Tesla stock had been cratering in the past few weeks because of fears the firm would need to raise capital, that Elon Musk was an aloof CEO, and that the firm would miss Model 3 production expectations. Tesla’s guidance was for a production run rate of 2,500 per week. The actual result was 2,020 in the last week of March. For most companies this would be a disaster, but Elon Musk likes to make high projections which are unrealistic. It’s like the saying “shoot for the moon. Even if you miss, you’ll land among the stars.” Normally, this isn’t the way firms operate, but Tesla is a special company because of its ability to innovate and ‘coolness.’ Elon Musk is working on autonomous vehicles at Tesla and he’s the CEO of SpaceX which is working on a mission to Mars.

Because most analysts and investors know Tesla’s guidance is overzealous, they have lower estimates. Usually analysts expect results a little better than what companies say because they are conservative. The fact that Tesla always misses its guidance is a short trap.

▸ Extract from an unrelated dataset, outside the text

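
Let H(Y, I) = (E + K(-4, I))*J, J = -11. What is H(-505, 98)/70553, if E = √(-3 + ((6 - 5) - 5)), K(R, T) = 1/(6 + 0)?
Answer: -11/423318 - 11*I*√7/70553 ≈ -2.5985e-5 - 0.0004125*I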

Besides a few short term periods where its stock corrected, being a short has been a bad bet. The sentiment was particularly negative heading into this report. The stock rallied after it because the results beat analysts’ estimates for about 1,200 Model 3 cars per week. Bloomberg’s estimate for this week is for 1,279 cars. The criticism among skeptics is that Tesla halted Model X and Model S production to support Model 3 production. The Model 3 will have lower margins because it is a car aimed at the mass market, but it is important to deliver the cars in a timely manner to keep up the brand image.

No Capital Raise Coming

Perhaps the biggest worry was relieved as Tesla said it wouldn’t need to raise capital this year. This is probably the main reason why the stock was up 5.96% on Tuesday. 2018 is the most important year in the firm’s history as its luxury cars were all created with the goal of eventually selling a mass market electric car to lower carbon dioxide emissions and turn Tesla into a profitable business. The most important aspect I’m focused on is how the new Tesla customers like the car and if there is demand outside of the initial group of pre-orders. The $36,000 base model still isn’t out yet, so the demand question is still unanswered.